А может, бредите, товарищ Северин? Простудились в дороге? Цель у него какая может быть? Прознать расположение, маршруты, передвижения колонн, их связи по фронту? Да если бы он пробирался в Калач, в тылы наши, в штарм, но ведь, напротив, лезет в пекло, к Леденеву. «Убить», — скользнула ящерицей мысль и не оставила холодного следа — потому что он сам не поверил себе. Полу-не-допустил.
— Тулупчик бы вам, — сказал Сергей Аболину как мог участливо.
— В Новочеркасске все оденемся. Если, конечно, вы не будете карать за всякий случай мародерства.
— Вам ужасно пойдет офицерская шинель, — сказал Северин и тотчас остро пожалел о грубости своей провокации. — За офицера станут принимать.
— Меня и без шинели, знаете… Зато там, средь ростовской изысканной публики, мог запросто сойти за своего.
Нет, этот человек не дрогнет. А если криком, револьвером, «руки, гад!» — неужель не проявит себя? А если он и вправду Аболин, подпольщик, большевик? Посмотрит на тебя своим усталым взглядом — и тебе станет стыдно.
Идти пришлось долго — похоже, к железной дороге. Полештаб расположился в доме начальника станции. У крыльца встали двое бойцов — потребовали сдать оружие. Аболин развел руки, позволяя прохлопать себя по бокам. Покорен, как утопленник.
Сергей сторожил каждый взгляд, движение Аболина и в то же время озирался среди новых лиц, оглядывал штабную обстановку с волнением прикосновения к легенде.
Бывал он во многих штабах — дивизионных и армейских, даже фронтовых. Там, наверху, хотя порой и под землей, в подвалах, владели, ведали, повелевали тысячами жизней командармы и комкоры — мучительно ссутуленные, как бы замерзающие необъяснимо-исключительные люди. Там, в белом калении электрических светов, в полуночном горении керосиновых ламп, десятки аппаратов и людей работали, как бешено неутомимая машина, как пароходный двигатель, как исполинские часы, в которых одна только стрелка — секундная. Республика, Центральный Комитет кричали в полевые телефоны, и отвечали им, вытягиваясь в струнку или горбясь, сгибаясь под тяжестью смертной ответственности, бессонные угрюмые штабисты с сухими лицами, отточенными, как карандаши, кричали убивающе в войска, в ночное беспроглядье, в снежные бураны.
На хирургических столах пестрели карты, похожие на красно-голубые цветники, на распятые кожи животных с узловатыми венами рек и морщинами прихотливых ландшафтов — как шмели над цветами, как врачи над больными, копошились над ними начштабы и начопероды; держа карандаши, как скальпели, бездрожно препарировали, прихватывали скобками порезы, вычерчивали стрелы рассекающих и дуги концентрических ударов, внедряясь в мысли, прямо в мозг потустороннего врага.
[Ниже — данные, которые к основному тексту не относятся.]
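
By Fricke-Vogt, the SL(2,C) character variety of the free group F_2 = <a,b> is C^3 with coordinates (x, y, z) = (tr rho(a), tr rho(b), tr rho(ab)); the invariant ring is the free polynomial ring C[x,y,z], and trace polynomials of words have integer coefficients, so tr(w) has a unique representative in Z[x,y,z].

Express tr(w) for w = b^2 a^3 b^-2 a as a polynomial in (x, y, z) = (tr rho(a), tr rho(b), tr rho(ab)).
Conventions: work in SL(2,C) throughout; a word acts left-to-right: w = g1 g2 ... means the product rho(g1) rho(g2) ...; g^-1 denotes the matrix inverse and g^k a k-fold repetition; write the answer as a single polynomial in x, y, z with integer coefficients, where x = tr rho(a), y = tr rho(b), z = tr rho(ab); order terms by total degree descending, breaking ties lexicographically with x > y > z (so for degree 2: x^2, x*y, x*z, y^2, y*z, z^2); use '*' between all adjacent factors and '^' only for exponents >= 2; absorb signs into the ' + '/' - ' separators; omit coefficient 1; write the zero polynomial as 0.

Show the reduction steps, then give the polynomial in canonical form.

tr(b^2 a) = tr(b)*tr(a b) - tr(a)  (reduce the b square) = y*z - x
tr(b^2) = tr(b)*tr(b) - tr(1)  (reduce the b square) = y^2 - 2
tr(b^2 a^2) = tr(a)*tr(b^2 a) - tr(b^2)  (reduce the a square) = x*y*z - x^2 - y^2 + 2
tr(a b^2 a^2) = tr(a)*tr(b^2 a^2) - tr(b^2 a)  (reduce the a square) = x^2*y*z - x^3 - x*y^2 - y*z + 3*x
tr(a b^2 a^3) = tr(a)*tr(a b^2 a^2) - tr(a b^2 a)  (reduce the a square) = x^3*y*z - x^4 - x^2*y^2 - 2*x*y*z + 4*x^2 + y^2 - 2
tr(b a b a) = tr(b a)*tr(b a) - tr(1)  (split on b) = z^2 - 2
tr(a b a b a) = tr(a)*tr(b a b a) - tr(b a b)  (reduce the a square) = x*z^2 - y*z - x
tr(a^3 b a b) = tr(a)*tr(a b a b a) - tr(a b a b)  (reduce the a square) = x^2*z^2 - x*y*z - x^2 - z^2 + 2
tr(b a^2) = tr(a)*tr(b a) - tr(b)  (reduce the a square) = x*z - y
tr(b a^3) = tr(a)*tr(b a^2) - tr(b a)  (reduce the a square) = x^2*z - x*y - z
tr(a^3 b a) = tr(a)*tr(b a^3) - tr(b a^2)  (reduce the a square) = x^3*z - x^2*y - 2*x*z + y
tr(a b^2 a^3 b) = tr(b)*tr(a^3 b a b) - tr(a^3 b a)  (reduce the b square) = x^2*y*z^2 - x^3*z - x*y^2*z - y*z^2 + 2*x*z + y
tr(a b^2 a^3 b^-1) = tr(a b^2 a^3)*tr(b) - tr(a b^2 a^3 b)  (eliminate b^-1) = x^3*y^2*z - x^4*y - x^2*y^3 - x^2*y*z^2 + x^3*z - x*y^2*z + 4*x^2*y + y^3 + y*z^2 - 2*x*z - 3*y
tr(b^2 a^3 b^-2 a) = tr(a b^2 a^3 b^-1)*tr(b) - tr(a b^2 a^3)  (eliminate b^-1) = x^3*y^3*z - x^4*y^2 - x^2*y^4 - x^2*y^2*z^2 - x*y^3*z + x^4 + 5*x^2*y^2 + y^4 + y^2*z^2 - 4*x^2 - 4*y^2 + 2

x^3*y^3*z - x^4*y^2 - x^2*y^4 - x^2*y^2*z^2 - x*y^3*z + x^4 + 5*x^2*y^2 + y^4 + y^2*z^2 - 4*x^2 - 4*y^2 + 2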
А тут машины не было: ни стука телеграфных аппаратов, ни копошения бессонных, ни огромных карт — Сергей как будто снова угодил в ту же самую хату, разве что не забитую красноармейским народом, не такую угарную.
Штабные — праздновали. Рождество. Не пьянствовали, нет, а будто благочинное семейство. Средь комнаты стояла елка, обряженная в телеграфные ленты, как в некий диковинный кружевной серпантин, обсаженная звездами, нарезанными из фольги и консервных жестянок. Под ней возились двое ребятишек лет пяти-шести — насупленный мальчонка в розовой сатиновой рубашке и девочка в синенькой ситцевой кофте и юбке до пят, с пытливыми, лукавыми глазами, блестящими, как мокрый черный виноград.